Do you want to be the program that looks at the Pinstripe Bowl as a positive outcome, an expected outcome, or an abject failure?
While I was writing that last passage, Wisconsin got another quarterback pressure on Luke Altmyer.
On a night where Melvin Priestly got two unsportsmanlike conduct penalties within five actual minutes, the Illini offensive line failed their starting quarterback.
The running backs failed in chipping and blitz pickup.
This should have been a showcase game.
It could have been the penultimate demonstration of the chemistry, talent, and fight that fans were promised before the season.

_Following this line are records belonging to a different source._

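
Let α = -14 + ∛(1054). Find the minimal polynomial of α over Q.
m_α(x) = x^3 + 42x^2 + 588x + 1690

Set β = α + 14 = ∛(1054), so β^3 = 1054. Then (α + 14)^3 - 1054 = 0, i.e. α is a root of g(x) = (x + 14)^3 - 1054 = x^3 + 42x^2 + 588x + 1690. Since g(x) = h(x + 14) where h(x) = x^3 - 1054, and h is irreducible over Q (because 1054 is not a perfect cube, so h has no rational root, and a monic cubic with no rational root is irreducible), g is also irreducible (irreducibility is preserved under the substitution x → x + 14). Hence m_α(x) = x^3 + 42x^2 + 588x + 1690.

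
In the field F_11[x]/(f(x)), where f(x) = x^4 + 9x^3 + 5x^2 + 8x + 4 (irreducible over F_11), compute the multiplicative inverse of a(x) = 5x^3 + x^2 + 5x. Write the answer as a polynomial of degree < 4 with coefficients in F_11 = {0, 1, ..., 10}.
a(x)^(-1) ≡ 3x^3 + 9x^2 + 7x + 7 (mod f(x))

Since f is irreducible over F_11, F_11[x]/(f) is a field and a(x) ≠ 0 has an inverse. Apply the extended Euclidean algorithm to f(x) and a(x) in F_11[x]: f(x) = (9x)·a(x) + (4x^2 + 8x + 4);  a(x) = (4x + 6)·(4x^2 + 8x + 4) + (7x + 9);  (4x^2 + 8x + 4) = (10x + 4)·(7x + 9) + (1). The last nonzero remainder is the constant 1 = gcd(f, a) in F_11. Back-substituting through the division chain expresses 1 = s(x)·a(x) + t(x)·f(x) with s(x) ≡ 3x^3 + 9x^2 + 7x + 7 (mod f), so a(x)^(-1) ≡ s(x) = 3x^3 + 9x^2 + 7x + 7 (mod f). Check: (5x^3 + x^2 + 5x)·(3x^3 + 9x^2 + 7x + 7) = 4x^6 + 4x^5 + 4x^4 + 10x^3 + 9x^2 + 2x ≡ 1 (mod x^4 + 9x^3 + 5x^2 + 8x + 4).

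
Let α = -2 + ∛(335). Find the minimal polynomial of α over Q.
m_α(x) = x^3 + 6x^2 + 12x - 327

Set β = α + 2 = ∛(335), so β^3 = 335. Then (α + 2)^3 - 335 = 0, i.e. α is a root of g(x) = (x + 2)^3 - 335 = x^3 + 6x^2 + 12x - 327. Since g(x) = h(x + 2) where h(x) = x^3 - 335, and h is irreducible over Q (because 335 is not a perfect cube, so h has no rational root, and a monic cubic with no rational root is irreducible), g is also irreducible (irreducibility is preserved under the substitution x → x + 2). Hence m_α(x) = x^3 + 6x^2 + 12x - 327.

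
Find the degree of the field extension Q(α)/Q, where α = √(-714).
[Q(α):Q] = 2

[Q(α):Q] equals the degree of the minimal polynomial of α. Here α^2 = -714 and x^2 + 714 is irreducible (d = -714 is squarefree, ≠ 1, hence not a square), so deg(m_α) = 2. Thus [Q(α):Q] = 2.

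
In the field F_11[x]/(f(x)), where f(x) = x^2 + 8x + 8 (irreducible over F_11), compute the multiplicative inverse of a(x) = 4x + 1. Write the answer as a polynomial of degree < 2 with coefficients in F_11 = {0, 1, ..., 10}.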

Instead, the Illini were full of sound and fury, signifying nothing.
(Thank you, Stuart Scott, for making me want to read more Shakespeare.)
Yes, Bret Bielema clearly saw a dagger before him. It was wielded by the same Luke Fickell, who wasn’t even supposed to be coaching this game because he had been so putrid as Paul Chryst’s big-money replacement.
Wisconsin had nothing to play for. And they came out and pistol-whipped the Illini as if it were the Lovie Smith era.
There was a missed field goal. There was a botched punt that led to a Wisconsin touchdown. Special Teams matter, and Robby Discher’s crew, respectfully, wet the bed.
Illinois managed one touchdown: a run by Luke Altmyer. Luke looked like Luke…when he wasn’t running like he was being chased by Austin Simmons’ seat on Lane Kiffin’s bench.
Gabe Jacas had 2 sacks and 2.5 tackles for loss. It didn’t matter. A true freshman quarterback deployed a strong whip hand on senior night. It wasn’t quite Graham Mertz, but it was embarrassing enough.
This team had a chance to recover from the Washington beatdown by running the table. They did not close. So there they sit, sans caffeine.
There will be some ugly conversations in the Smith Center. When a 3-win team storms the field on you, you’re the proverbial “sucker at the poker table.”
The bipolar express that is Illinois football had another massive crater in the 608. This one is going to sting all offseason. It will sting when Ethan Hampton is getting destroyed in a bowl game with at least four reserve offensive linemen sitting out to preserve draft health status.
It will sting when the portal haul inevitably disappoints.
Hey, look on the bright side. Maybe Illinois will just steal a bunch of portal departures from the Badgers team that just drank their milkshake.
An Illini team that took a bunch of players and coaches from the University of Wisconsin. What could possibly go wrong?